Ghiv jerked a thumb upwards. ‘Somewhere up there.’ He put the field scanner down. The red point of light was jerking all over the place. ‘Scanner’s no use, this close.’
Skald drew on his dwindling power to try and ease the pain. He could go no further in this state. ‘Take Tiaan and three guards. Bring it down.’
They went down a narrow corridor made of grey metal, and at the end Skald heard them climb a long ladder. He was slumped on the bench, breathing through his nose, when a dreadful thought struck him. Maigraith was a loner who did not trust anyone, and she was a master of illusion who knew Alcifer well. She would not be far away.
The pieces fell into place. She wasn’t a traitor and she would never let him take the Source. He, Skald, was just a tool, the means to get Lirriam without revealing herself.
But Lirriam was now at Skyrock. When Maigraith found out she would believe that Skald had double-crossed her.
54
He Would Have To Be Carried
Aviel heard soft footsteps coming their way. There was just enough light to see Maigraith rise into a crouch, her right hand extended. The senior sus-magiz crept past, looking through each doorway. An object in Maigraith’s hand gave out a small white flash, the sus-magiz grunted and fell, and something slipped from her right hand and clattered across the polished black marble floor.
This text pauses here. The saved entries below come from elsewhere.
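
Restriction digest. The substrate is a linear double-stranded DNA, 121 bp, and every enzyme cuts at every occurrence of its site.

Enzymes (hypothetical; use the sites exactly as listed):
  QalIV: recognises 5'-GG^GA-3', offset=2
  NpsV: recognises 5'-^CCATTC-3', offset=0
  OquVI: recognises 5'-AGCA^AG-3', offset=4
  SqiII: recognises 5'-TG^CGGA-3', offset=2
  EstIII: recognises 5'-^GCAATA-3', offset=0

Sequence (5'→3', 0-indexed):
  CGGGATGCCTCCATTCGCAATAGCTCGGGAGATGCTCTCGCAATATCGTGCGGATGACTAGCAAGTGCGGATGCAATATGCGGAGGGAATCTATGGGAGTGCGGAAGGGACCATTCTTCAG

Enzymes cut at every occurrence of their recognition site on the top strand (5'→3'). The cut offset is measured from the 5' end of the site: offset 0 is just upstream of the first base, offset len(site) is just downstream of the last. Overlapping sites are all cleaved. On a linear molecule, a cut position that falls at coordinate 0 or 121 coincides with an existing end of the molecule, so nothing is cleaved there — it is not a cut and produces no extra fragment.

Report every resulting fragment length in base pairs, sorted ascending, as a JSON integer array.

Per-enzyme occurrences:
  QalIV GGGA/2: at [1, 26, 84, 94, 106] ⇒ [3, 28, 86, 96, 108]
  NpsV CCATTC/0: at [10, 110] ⇒ [10, 110]
  OquVI AGCAAG/4: at [59] ⇒ [63]
  SqiII TGCGGA/2: at [48, 65, 78, 99] ⇒ [50, 67, 80, 101]
  EstIII GCAATA/0: at [16, 39, 72] ⇒ [16, 39, 72]

Pooled cuts: [3, 10, 16, 28, 39, 50, 63, 67, 72, 80, 86, 96, 101, 108, 110]

Fragments:
  [0,3): 3 bp
  [3,10): 7 bp
  [10,16): 6 bp
  [16,28): 12 bp
  [28,39): 11 bp
  [39,50): 11 bp
  [50,63): 13 bp
  [63,67): 4 bp
  [67,72): 5 bp
  [72,80): 8 bp
  [80,86): 6 bp
  [86,96): 10 bp
  [96,101): 5 bp
  [101,108): 7 bp
  [108,110): 2 bp
  [110,121): 11 bp

[2,3,4,5,5,6,6,7,7,8,10,11,11,11,12,13]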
Maigraith recovered the item, a small but clearly heavy black stone. She raised it high as if in exultation, then dragged the body into a side room and closed the door.
The cold-blooded way she had killed the sus-magiz hit Aviel in the guts. It wasn’t right to extinguish a living person from ambush. Had she done it for the stone, which Aviel had seen around Lirriam’s neck through the spy portal? Or did Maigraith plan on killing all the Merdrun once they took Lirriam?
Maigraith returned to her hiding place. Half an hour passed but no one else appeared. She rose and began to pace, casting anxious glances this way and that, perhaps fearing that the Merdrun had betrayed and eluded her.
The floor quivered, and again. A few seconds later there came a distant crash.
Maigraith let out a small cry and darted down the left passage. Aviel went after her. More crashes and th
uds were followed by the groan and squeal of metal on metal, as if some gigantic mechanism, not used in centuries, had been forced into motion. What was going on?
The sky galleon hurtled low over the Sea of Thurkad. Karan could see moonlight reflecting off the swell, not far below. But two days had passed since they’d detected that massive draw of power at Alcifer. What if they were too late? What if Llian was gone? Or dead?
‘How are we to get in?’ Flydd muttered. ‘Rulke will have locked Alcifer down tight.’
‘Go to the front doors and knock,’ said Nish. ‘We’re not coming like thieves in the night; we’re offering an alliance.’
‘And he doesn’t know our cupboard is bare as a bone,’ said Maelys.
She alone among them looked refreshed and ready; she had just risen from her bunk after a night’s sleep. Lucky her!
‘I’m afraid,’ said Karan, scratching herself.
The sky galleon did not carry enough water for bathing or washing clothes, and she still wore the gear she had put on before they left Roros. In the curtained-off space she shared with Maelys, Karan had a quick wash with a cloth, changed her clothes and scrubbed her teeth, fruitlessly ran a brush through her tangled locks, scowled at the three grey hairs and went up to the deck.
They were close; the dark outlines ahead were the eastern shore of Meldorin and the mountains a few miles inland of their destination. And there it was, less than a mile away, its myriads of towers, aerial stairways, sky gardens, arches and domes and pools picked out in red-tinged silver by the light of the moon. The astounding city of Alcifer, designed and built for Rulke by Pitlis the Aachim, the most brilliant architect who had ever lived. And the biggest fool, to have trusted the Great Betrayer …
Karan had been there with Llian only three months of her life ago, involuntarily gated from Carcharon at the end of Cumulus Snoat’s short, bloody uprising. They had gone close to dying there when Thandiwe had trapped Karan, at Maigraith’s behest.
‘There’s a clearing not far from the front doors,’ Karan said to Flydd, pointing.